"Oh, yes, my father," added the lad, "and you often said, when we were in England, that the red Indian had much more of the real gentleman in him than many a peer."

"Dreams, dreams!" ejaculated their father, with a melancholy smile; and then, turning to the stranger, he added, "you see, sir, how keenly our weaknesses are read even by children. But come, Edith, our friend must be hungry with his long ride; see and hasten the supper. Our habits are primeval here, sir, like our woods. We follow the sun to bed, and wake him in the morning."

"They are good habits," observed the stranger, "and such as I am accustomed to follow myself. But do not, I pray you, hasten your supper for me. I am anything but a slave of times and seasons. I can fast long and fare scantily, without inconvenience."

"And yet you are an Englishman," remarked the master of the house, gravely; "a soldier, or I mistake; a man of rank and station, I am sure; though all three would generally imply, as the world goes at this present time, a fondness for luxurious ease and an indulgence of all the appetites."

A slight flush came into his companion's cheek, and the other hastened to add,--

"Believe me, I meant nothing discourteous. I spoke of the Englishman, the soldier, and the man of rank and station, generally--not of yourself. I see it is far otherwise with you."

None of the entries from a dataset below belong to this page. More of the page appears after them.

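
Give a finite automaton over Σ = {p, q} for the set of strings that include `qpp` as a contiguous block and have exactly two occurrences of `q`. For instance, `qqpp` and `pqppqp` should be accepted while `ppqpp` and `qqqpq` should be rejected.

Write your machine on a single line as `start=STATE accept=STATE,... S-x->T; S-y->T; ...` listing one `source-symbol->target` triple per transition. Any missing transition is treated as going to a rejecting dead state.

Run two small machines in parallel and take their product. One (4 states) tracks whether and how much of `qpp` has been seen; the other (4 states) tracks the count of `q`s, saturating at 3. Each combined state is a pair, one component from each; accept when both components accept.
       p  q 
>  A   A  B 
   B   C  D 
   C   E  D 
   D   F  G 
   E   E  H 
   F   H  G 
   G   I  G 
 * H   H  J 
   I   J  G 
   J   J  J 
(> = start, * = accepting)

start=A; accept=H; A-p->A; A-q->B; B-p->C; B-q->D; C-p->E; C-q->D; D-p->F; D-q->G; E-p->E; E-q->H; F-p->H; F-q->G; G-p->I; G-q->G; H-p->H; H-q->J; I-p->J; I-q->G; J-p->J; J-q->J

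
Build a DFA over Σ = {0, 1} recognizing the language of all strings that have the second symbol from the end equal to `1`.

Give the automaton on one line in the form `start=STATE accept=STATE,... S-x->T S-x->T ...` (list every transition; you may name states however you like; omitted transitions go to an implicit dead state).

A DFA must remember the last 2 symbols (since which symbol is second-to-last isn't known until the input ends). Use one state per possible window of the last ≤2 symbols; accept from those whose window starts with `1`.
        0   1  
>  S0   S1  S2 
   S1   S3  S4 
   S2   S5  S6 
   S3   S3  S4 
   S4   S5  S6 
 * S5   S3  S4 
 * S6   S5  S6 
(> = start, * = accepting)

start=S0 accept=S5,S6 S0-0->S1 S0-1->S2 S1-0->S3 S1-1->S4 S2-0->S5 S2-1->S6 S3-0->S3 S3-1->S4 S4-0->S5 S4-1->S6 S5-0->S3 S5-1->S4 S6-0->S5 S6-1->S6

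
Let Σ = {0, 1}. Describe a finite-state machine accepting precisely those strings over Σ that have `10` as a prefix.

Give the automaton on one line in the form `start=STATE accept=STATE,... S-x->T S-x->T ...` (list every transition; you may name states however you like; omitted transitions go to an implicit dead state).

start=S0 accept=S2 S0-0->S3 S0-1->S1 S1-0->S2 S1-1->S3 S2-0->S2 S2-1->S2 S3-0->S3 S3-1->S3

Check the first 2 symbols one by one: S0 through S1 record how many have matched `10` so far; any wrong symbol goes to the dead state S3. After all 2 match we enter the accepting sink S2.
With 4 states:
        0   1  
>  S0   S3  S1 
   S1   S2  S3 
 * S2   S2  S2 
   S3   S3  S3 
(> = start, * = accepting)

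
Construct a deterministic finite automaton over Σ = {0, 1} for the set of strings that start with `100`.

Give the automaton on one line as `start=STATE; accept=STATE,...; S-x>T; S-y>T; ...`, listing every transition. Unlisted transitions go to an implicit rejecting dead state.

start=s0; accept=s3; s0-0>s4; s0-1>s1; s1-0>s2; s1-1>s4; s2-0>s3; s2-1>s4; s3-0>s3; s3-1>s3; s4-0>s4; s4-1>s4

Check the first 3 symbols one by one: s0 through s2 record how many have matched `100` so far; any wrong symbol goes to the dead state s4. After all 3 match we enter the accepting sink s3.
5 states suffice.
        0   1  
>  s0   s4  s1 
   s1   s2  s4 
   s2   s3  s4 
 * s3   s3  s3 
   s4   s4  s4 
(> = start, * = accepting)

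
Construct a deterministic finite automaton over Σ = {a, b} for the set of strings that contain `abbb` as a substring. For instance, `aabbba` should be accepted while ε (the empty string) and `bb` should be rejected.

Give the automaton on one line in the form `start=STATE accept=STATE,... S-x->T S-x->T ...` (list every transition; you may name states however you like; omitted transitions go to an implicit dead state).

start=q0 accept=q4 q0-a->q1 q0-b->q0 q1-a->q1 q1-b->q2 q2-a->q1 q2-b->q3 q3-a->q1 q3-b->q4 q4-a->q4 q4-b->q4

Track how much of `abbb` has been matched so far: state q0 is no progress, q4 is the absorbing accept state reached once `abbb` has occurred. Intermediate states record partial matches; on a mismatch, fall back to the longest reusable overlap.
With 5 states:
        a   b  
>  q0   q1  q0 
   q1   q1  q2 
   q2   q1  q3 
   q3   q1  q4 
 * q4   q4  q4 
(> = start, * = accepting)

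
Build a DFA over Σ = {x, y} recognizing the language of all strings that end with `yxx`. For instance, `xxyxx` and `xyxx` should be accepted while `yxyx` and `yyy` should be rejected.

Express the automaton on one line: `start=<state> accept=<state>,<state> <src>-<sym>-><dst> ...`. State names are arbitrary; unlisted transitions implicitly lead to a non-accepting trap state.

start=q0 accept=q3 q0-x->q0 q0-y->q1 q1-x->q2 q1-y->q1 q2-x->q3 q2-y->q1 q3-x->q0 q3-y->q1

Let each state record the length of the longest suffix of the input read so far that is also a prefix of `yxx`. q1 means the last symbol is `y`; q2 means the last 2 symbols are `yx`; q3 means the last 3 symbols are `yxx`. Accept only at q3, where the string currently ends in `yxx`.
A 4-state machine:
        x   y  
>  q0   q0  q1 
   q1   q2  q1 
   q2   q3  q1 
 * q3   q0  q1 
(> = start, * = accepting)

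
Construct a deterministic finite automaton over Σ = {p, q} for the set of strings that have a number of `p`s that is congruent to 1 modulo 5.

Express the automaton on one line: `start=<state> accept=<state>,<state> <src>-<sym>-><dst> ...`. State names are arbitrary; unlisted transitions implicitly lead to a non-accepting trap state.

start=s0 accept=s1 s0-p->s1 s0-q->s0 s1-p->s2 s1-q->s1 s2-p->s3 s2-q->s2 s3-p->s4 s3-q->s3 s4-p->s0 s4-q->s4

Keep the running count of `p`s modulo 5: each `p` advances along the cycle s0 → s1 → s2 → s3 → s4 → s0 while other symbols loop. Accept at s1.
5 states suffice.
        p   q  
>  s0   s1  s0 
 * s1   s2  s1 
   s2   s3  s2 
   s3   s4  s3 
   s4   s0  s4 
(> = start, * = accepting)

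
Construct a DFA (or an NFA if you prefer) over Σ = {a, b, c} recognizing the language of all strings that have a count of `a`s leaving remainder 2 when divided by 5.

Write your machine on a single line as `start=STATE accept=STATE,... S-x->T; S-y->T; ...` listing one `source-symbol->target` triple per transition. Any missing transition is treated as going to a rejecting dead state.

start=q0; accept=q2; q0-a->q1; q0-b->q0; q0-c->q0; q1-a->q2; q1-b->q1; q1-c->q1; q2-a->q3; q2-b->q2; q2-c->q2; q3-a->q4; q3-b->q3; q3-c->q3; q4-a->q0; q4-b->q4; q4-c->q4

The only thing that matters is how many `a`s have appeared, reduced mod 5. Use one state per residue: q0 for 0, …, q4 for 4. Reading `a` moves to the next residue; anything else stays put. q2 is accepting.
With 5 states:
        a   b   c  
>  q0   q1  q0  q0 
   q1   q2  q1  q1 
 * q2   q3  q2  q2 
   q3   q4  q3  q3 
   q4   q0  q4  q4 
(> = start, * = accepting)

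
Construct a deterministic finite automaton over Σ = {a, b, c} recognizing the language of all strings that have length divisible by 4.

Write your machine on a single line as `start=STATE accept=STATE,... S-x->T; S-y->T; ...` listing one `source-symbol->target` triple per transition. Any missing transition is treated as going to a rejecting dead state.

Count input length modulo 4: every symbol advances one step around the cycle q0 → q1 → q2 → q3 → q0. Accept at q0.
4 states suffice.
        a   b   c  
>* q0   q1  q1  q1 
   q1   q2  q2  q2 
   q2   q3  q3  q3 
   q3   q0  q0  q0 
(> = start, * = accepting)

start=q0; accept=q0; q0-a->q1; q0-b->q1; q0-c->q1; q1-a->q2; q1-b->q2; q1-c->q2; q2-a->q3; q2-b->q3; q2-c->q3; q3-a->q0; q3-b->q0; q3-c->q0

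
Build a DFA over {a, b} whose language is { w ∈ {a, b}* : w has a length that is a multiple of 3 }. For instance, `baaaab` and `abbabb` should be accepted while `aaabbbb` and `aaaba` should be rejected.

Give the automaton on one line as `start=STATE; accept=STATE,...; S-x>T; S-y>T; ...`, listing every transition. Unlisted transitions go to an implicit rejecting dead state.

start=q0; accept=q0; q0-a>q1; q0-b>q1; q1-a>q2; q1-b>q2; q2-a>q0; q2-b>q0

Only the length mod 3 matters, so use a 3-cycle: from any state, every input symbol moves to the next state, wrapping q2 back to q0. Mark q0 accepting.
3 states suffice.
        a   b  
>* q0   q1  q1 
   q1   q2  q2 
   q2   q0  q0 
(> = start, * = accepting)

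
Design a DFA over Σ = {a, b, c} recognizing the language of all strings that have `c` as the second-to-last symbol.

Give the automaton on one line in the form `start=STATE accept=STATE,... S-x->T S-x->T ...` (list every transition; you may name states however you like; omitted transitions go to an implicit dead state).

start=q0 accept=q10,q11,q12 q0-a->q1 q0-b->q2 q0-c->q3 q1-a->q4 q1-b->q5 q1-c->q6 q2-a->q7 q2-b->q8 q2-c->q9 q3-a->q10 q3-b->q11 q3-c->q12 q4-a->q4 q4-b->q5 q4-c->q6 q5-a->q7 q5-b->q8 q5-c->q9 q6-a->q10 q6-b->q11 q6-c->q12 q7-a->q4 q7-b->q5 q7-c->q6 q8-a->q7 q8-b->q8 q8-c->q9 q9-a->q10 q9-b->q11 q9-c->q12 q10-a->q4 q10-b->q5 q10-c->q6 q11-a->q7 q11-b->q8 q11-c->q9 q12-a->q10 q12-b->q11 q12-c->q12

A DFA must remember the last 2 symbols (since which symbol is second-to-last isn't known until the input ends). Use one state per possible window of the last ≤2 symbols; accept from those whose window starts with `c`.
With 13 states:
          a    b    c  
>  q0     q1   q2   q3 
   q1     q4   q5   q6 
   q2     q7   q8   q9 
   q3    q10  q11  q12 
   q4     q4   q5   q6 
   q5     q7   q8   q9 
   q6    q10  q11  q12 
   q7     q4   q5   q6 
   q8     q7   q8   q9 
   q9    q10  q11  q12 
 * q10    q4   q5   q6 
 * q11    q7   q8   q9 
 * q12   q10  q11  q12 
(> = start, * = accepting)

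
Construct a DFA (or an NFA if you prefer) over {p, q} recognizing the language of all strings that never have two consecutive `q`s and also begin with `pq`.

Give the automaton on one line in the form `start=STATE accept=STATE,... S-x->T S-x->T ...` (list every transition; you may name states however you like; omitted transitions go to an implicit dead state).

Build one automaton per condition and run them in lockstep. One (3 states) tracks partial matches of the forbidden pattern `qq`; the other (4 states) tracks whether the input so far still matches the prefix `pq`. Each combined state is a pair, one component from each; accept when both components accept. Equivalent product states are then merged.
        p   q  
>  s0   s1  s2 
   s1   s2  s3 
   s2   s2  s2 
 * s3   s4  s2 
 * s4   s4  s3 
(> = start, * = accepting)

start=s0 accept=s3,s4 s0-p->s1 s0-q->s2 s1-p->s2 s1-q->s3 s2-p->s2 s2-q->s2 s3-p->s4 s3-q->s2 s4-p->s4 s4-q->s3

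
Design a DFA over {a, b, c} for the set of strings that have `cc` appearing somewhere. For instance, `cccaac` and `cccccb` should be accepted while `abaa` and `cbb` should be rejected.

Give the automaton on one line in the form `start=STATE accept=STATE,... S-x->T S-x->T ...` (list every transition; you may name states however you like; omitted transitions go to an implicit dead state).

start=q0 accept=q2 q0-a->q0 q0-b->q0 q0-c->q1 q1-a->q0 q1-b->q0 q1-c->q2 q2-a->q2 q2-b->q2 q2-c->q2

Track how much of `cc` has been matched so far: state q0 is no progress, q2 is the absorbing accept state reached once `cc` has occurred. Intermediate states record partial matches; on a mismatch, fall back to the longest reusable overlap.
With 3 states:
        a   b   c  
>  q0   q0  q0  q1 
   q1   q0  q0  q2 
 * q2   q2  q2  q2 
(> = start, * = accepting)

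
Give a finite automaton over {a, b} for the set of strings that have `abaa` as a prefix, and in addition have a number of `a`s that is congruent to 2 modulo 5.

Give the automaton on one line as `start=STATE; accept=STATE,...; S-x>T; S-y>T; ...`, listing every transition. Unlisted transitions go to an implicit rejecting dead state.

start=S0; accept=S9; S0-a>S1; S0-b>S2; S1-a>S2; S1-b>S3; S2-a>S2; S2-b>S2; S3-a>S4; S3-b>S2; S4-a>S5; S4-b>S2; S5-a>S6; S5-b>S5; S6-a>S7; S6-b>S6; S7-a>S8; S7-b>S7; S8-a>S9; S8-b>S8; S9-a>S5; S9-b>S9

Run two small machines in parallel and take their product. The first has 6 states tracking whether the input so far still matches the prefix `abaa`; the second has 5 states tracking the count of `a`s modulo 5. A product state is a pair (one from each), accepting exactly when both do. Minimizing collapses redundant product states.
With 10 states:
        a   b  
>  S0   S1  S2 
   S1   S2  S3 
   S2   S2  S2 
   S3   S4  S2 
   S4   S5  S2 
   S5   S6  S5 
   S6   S7  S6 
   S7   S8  S7 
   S8   S9  S8 
 * S9   S5  S9 
(> = start, * = accepting)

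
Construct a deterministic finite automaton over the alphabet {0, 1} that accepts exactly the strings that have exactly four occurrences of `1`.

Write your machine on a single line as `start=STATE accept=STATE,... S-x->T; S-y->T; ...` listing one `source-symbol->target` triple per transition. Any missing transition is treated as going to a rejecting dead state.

Count `1`s, saturating at 5: states s0 through s4 mean 0 through 4 `1`s seen; s5 means more than 4. Each `1` increments (capped at s5); other symbols loop. Accept from {s4}.
A 6-state machine:
        0   1  
>  s0   s0  s1 
   s1   s1  s2 
   s2   s2  s3 
   s3   s3  s4 
 * s4   s4  s5 
   s5   s5  s5 
(> = start, * = accepting)

start=s0; accept=s4; s0-0->s0; s0-1->s1; s1-0->s1; s1-1->s2; s2-0->s2; s2-1->s3; s3-0->s3; s3-1->s4; s4-0->s4; s4-1->s5; s5-0->s5; s5-1->s5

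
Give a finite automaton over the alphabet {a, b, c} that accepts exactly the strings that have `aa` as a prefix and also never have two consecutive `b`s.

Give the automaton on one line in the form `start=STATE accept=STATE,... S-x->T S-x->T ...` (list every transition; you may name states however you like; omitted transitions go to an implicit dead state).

start=q0 accept=q4,q6 q0-a->q1 q0-b->q2 q0-c->q3 q1-a->q4 q1-b->q2 q1-c->q3 q2-a->q3 q2-b->q5 q2-c->q3 q3-a->q3 q3-b->q2 q3-c->q3 q4-a->q4 q4-b->q6 q4-c->q4 q5-a->q5 q5-b->q5 q5-c->q5 q6-a->q4 q6-b->q7 q6-c->q4 q7-a->q7 q7-b->q7 q7-c->q7

Build one automaton per condition and run them in lockstep. The first has 4 states tracking whether the input so far still matches the prefix `aa`; the second has 3 states tracking partial matches of the forbidden pattern `bb`. A product state is a pair (one from each), accepting exactly when both do.
An 8-state machine:
        a   b   c  
>  q0   q1  q2  q3 
   q1   q4  q2  q3 
   q2   q3  q5  q3 
   q3   q3  q2  q3 
 * q4   q4  q6  q4 
   q5   q5  q5  q5 
 * q6   q4  q7  q4 
   q7   q7  q7  q7 
(> = start, * = accepting)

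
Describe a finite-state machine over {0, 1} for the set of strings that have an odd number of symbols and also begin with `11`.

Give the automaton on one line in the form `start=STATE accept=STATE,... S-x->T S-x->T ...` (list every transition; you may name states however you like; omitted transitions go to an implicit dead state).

Handle the two conditions separately and then intersect. The first has 2 states tracking the input length modulo 2; the second has 4 states tracking whether the input so far still matches the prefix `11`. A product state is a pair (one from each), accepting exactly when both do.
6 states suffice.
       0  1 
>  A   B  C 
   B   D  D 
   C   D  E 
   D   B  B 
   E   F  F 
 * F   E  E 
(> = start, * = accepting)

start=A accept=F A-0->B A-1->C B-0->D B-1->D C-0->D C-1->E D-0->B D-1->B E-0->F E-1->F F-0->E F-1->E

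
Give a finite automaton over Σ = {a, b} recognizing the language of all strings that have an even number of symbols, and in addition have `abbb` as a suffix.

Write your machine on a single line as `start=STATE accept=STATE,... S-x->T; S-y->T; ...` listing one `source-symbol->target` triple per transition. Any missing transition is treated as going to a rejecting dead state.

Handle the two conditions separately and then intersect. The first has 2 states tracking the input length modulo 2; the second has 5 states tracking how much of the suffix `abbb` has currently been matched. A product state is a pair (one from each), accepting exactly when both do.
With 10 states:
        a   b  
>  s0   s1  s2 
   s1   s3  s4 
   s2   s3  s0 
   s3   s1  s5 
   s4   s1  s6 
   s5   s3  s7 
   s6   s3  s8 
   s7   s1  s9 
 * s8   s1  s2 
   s9   s3  s0 
(> = start, * = accepting)

start=s0; accept=s8; s0-a->s1; s0-b->s2; s1-a->s3; s1-b->s4; s2-a->s3; s2-b->s0; s3-a->s1; s3-b->s5; s4-a->s1; s4-b->s6; s5-a->s3; s5-b->s7; s6-a->s3; s6-b->s8; s7-a->s1; s7-b->s9; s8-a->s1; s8-b->s2; s9-a->s3; s9-b->s0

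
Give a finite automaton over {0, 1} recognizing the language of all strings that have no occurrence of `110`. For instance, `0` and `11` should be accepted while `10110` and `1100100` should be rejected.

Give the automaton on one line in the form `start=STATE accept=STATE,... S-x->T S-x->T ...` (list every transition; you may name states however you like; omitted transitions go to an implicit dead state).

start=S0 accept=S0,S1,S2 S0-0->S0 S0-1->S1 S1-0->S0 S1-1->S2 S2-0->S3 S2-1->S2 S3-0->S3 S3-1->S3

This is the complement of 'contains `110`'. Use the same substring-matching states — S0 through S3 holding how much of `110` has just been matched — but flip the accepting set: everything except the trap S3 accepts.
        0   1  
>* S0   S0  S1 
 * S1   S0  S2 
 * S2   S3  S2 
   S3   S3  S3 
(> = start, * = accepting)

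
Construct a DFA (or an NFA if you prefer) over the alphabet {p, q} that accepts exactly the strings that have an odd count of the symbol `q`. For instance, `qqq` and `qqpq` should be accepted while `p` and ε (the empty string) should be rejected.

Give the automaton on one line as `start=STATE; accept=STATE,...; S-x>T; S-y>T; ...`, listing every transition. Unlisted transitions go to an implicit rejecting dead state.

start=s0; accept=s1; s0-p>s0; s0-q>s1; s1-p>s1; s1-q>s0

Keep the running count of `q`s modulo 2: each `q` advances along the cycle s0 → s1 → s0 while other symbols loop. Accept at s1.
2 states suffice.
        p   q  
>  s0   s0  s1 
 * s1   s1  s0 
(> = start, * = accepting)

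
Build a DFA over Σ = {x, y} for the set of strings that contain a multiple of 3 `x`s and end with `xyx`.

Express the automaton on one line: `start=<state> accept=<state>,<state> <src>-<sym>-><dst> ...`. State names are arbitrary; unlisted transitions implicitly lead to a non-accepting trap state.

start=s0 accept=s4 s0-x->s1 s0-y->s0 s1-x->s2 s1-y->s1 s2-x->s0 s2-y->s3 s3-x->s4 s3-y->s5 s4-x->s1 s4-y->s0 s5-x->s0 s5-y->s5

Handle the two conditions separately and then intersect. The first has 3 states tracking the count of `x`s modulo 3; the second has 4 states tracking how much of the suffix `xyx` has currently been matched. A product state is a pair (one from each), accepting exactly when both do. Minimizing collapses redundant product states.
        x   y  
>  s0   s1  s0 
   s1   s2  s1 
   s2   s0  s3 
   s3   s4  s5 
 * s4   s1  s0 
   s5   s0  s5 
(> = start, * = accepting)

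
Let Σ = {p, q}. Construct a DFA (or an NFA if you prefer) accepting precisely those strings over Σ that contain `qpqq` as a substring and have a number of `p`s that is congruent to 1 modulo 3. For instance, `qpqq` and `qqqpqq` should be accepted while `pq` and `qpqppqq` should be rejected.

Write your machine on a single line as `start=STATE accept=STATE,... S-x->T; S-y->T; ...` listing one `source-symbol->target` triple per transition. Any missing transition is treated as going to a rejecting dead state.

start=s0; accept=s11; s0-p->s1; s0-q->s2; s1-p->s3; s1-q->s4; s2-p->s5; s2-q->s2; s3-p->s0; s3-q->s6; s4-p->s7; s4-q->s4; s5-p->s3; s5-q->s8; s6-p->s9; s6-q->s6; s7-p->s0; s7-q->s10; s8-p->s7; s8-q->s11; s9-p->s1; s9-q->s12; s10-p->s9; s10-q->s13; s11-p->s13; s11-q->s11; s12-p->s5; s12-q->s14; s13-p->s14; s13-q->s13; s14-p->s11; s14-q->s14

Run two small machines in parallel and take their product. The first has 5 states tracking whether and how much of `qpqq` has been seen; the second has 3 states tracking the count of `p`s modulo 3. A product state is a pair (one from each), accepting exactly when both do.
A 15-state machine:
          p    q  
>  s0     s1   s2 
   s1     s3   s4 
   s2     s5   s2 
   s3     s0   s6 
   s4     s7   s4 
   s5     s3   s8 
   s6     s9   s6 
   s7     s0  s10 
   s8     s7  s11 
   s9     s1  s12 
   s10    s9  s13 
 * s11   s13  s11 
   s12    s5  s14 
   s13   s14  s13 
   s14   s11  s14 
(> = start, * = accepting)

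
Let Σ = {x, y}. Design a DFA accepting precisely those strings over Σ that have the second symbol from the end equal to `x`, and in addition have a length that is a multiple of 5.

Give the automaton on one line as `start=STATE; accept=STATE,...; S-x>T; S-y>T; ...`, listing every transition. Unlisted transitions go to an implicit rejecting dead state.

start=q0; accept=q15,q16; q0-x>q1; q0-y>q2; q1-x>q3; q1-y>q4; q2-x>q5; q2-y>q6; q3-x>q7; q3-y>q8; q4-x>q9; q4-y>q10; q5-x>q7; q5-y>q8; q6-x>q9; q6-y>q10; q7-x>q11; q7-y>q12; q8-x>q13; q8-y>q14; q9-x>q11; q9-y>q12; q10-x>q13; q10-y>q14; q11-x>q15; q11-y>q16; q12-x>q17; q12-y>q18; q13-x>q15; q13-y>q16; q14-x>q17; q14-y>q18; q15-x>q19; q15-y>q20; q16-x>q21; q16-y>q22; q17-x>q19; q17-y>q20; q18-x>q21; q18-y>q22; q19-x>q3; q19-y>q4; q20-x>q5; q20-y>q6; q21-x>q3; q21-y>q4; q22-x>q5; q22-y>q6

Build one automaton per condition and run them in lockstep. The first has 7 states tracking the last 2 symbols read; the second has 5 states tracking the input length modulo 5. A product state is a pair (one from each), accepting exactly when both do.
          x    y  
>  q0     q1   q2 
   q1     q3   q4 
   q2     q5   q6 
   q3     q7   q8 
   q4     q9  q10 
   q5     q7   q8 
   q6     q9  q10 
   q7    q11  q12 
   q8    q13  q14 
   q9    q11  q12 
   q10   q13  q14 
   q11   q15  q16 
   q12   q17  q18 
   q13   q15  q16 
   q14   q17  q18 
 * q15   q19  q20 
 * q16   q21  q22 
   q17   q19  q20 
   q18   q21  q22 
   q19    q3   q4 
   q20    q5   q6 
   q21    q3   q4 
   q22    q5   q6 
(> = start, * = accepting)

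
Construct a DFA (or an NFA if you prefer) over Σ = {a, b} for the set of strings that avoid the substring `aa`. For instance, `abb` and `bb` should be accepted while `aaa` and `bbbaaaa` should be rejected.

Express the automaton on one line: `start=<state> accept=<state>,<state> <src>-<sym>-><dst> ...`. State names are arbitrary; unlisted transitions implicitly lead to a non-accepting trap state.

start=s0 accept=s0,s1 s0-a->s1 s0-b->s0 s1-a->s2 s1-b->s0 s2-a->s2 s2-b->s2

This is the complement of 'contains `aa`'. Use the same substring-matching states — s0 through s2 holding how much of `aa` has just been matched — but flip the accepting set: everything except the trap s2 accepts.
With 3 states:
        a   b  
>* s0   s1  s0 
 * s1   s2  s0 
   s2   s2  s2 
(> = start, * = accepting)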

"You hit hard, my good friend," rejoined the stranger, "and there is some truth in what you say. But, perhaps, I have seen as many lands as you; and I boldly venture to pronounce that the fault is in the age, not in the nation, the profession, or the class. We will try to amend it. That is the best course; and, though individual effort can do but little, each separate man may improve several others; and thus onward to better things and better days."

As he spoke, he rose, walked thoughtfully to the window, and gazed out for a moment or two in silence; and then, turning round, he said, addressing his host's son--"How beautifully the setting sun shines down yonder glade in the forest, pouring, as it were, in a golden mist through the needle foliage of the pines! Runs there a road down there?"

The boy answered in the affirmative; and, drawing close to the stranger's side, pointed out to him by the undulations of the ground, and the gaps in the tree-tops, the wavy line that the road followed, down the side of the gentle hill on which the house stood, and up the opposite ascent. His description was peculiarly clear and accurate. He seemed to have marked every tree and stone and brook along the path; and where a by-way diverged, or where the road divided into two, he noted the marking object, saying--

"By a white oak and a great hemlock tree, there is a footpath to the left: at a clump of large cedars on the edge of the swamp the road forks out to the right and left, one branch leading eastward towards the river, and one out westward to the hunting-grounds."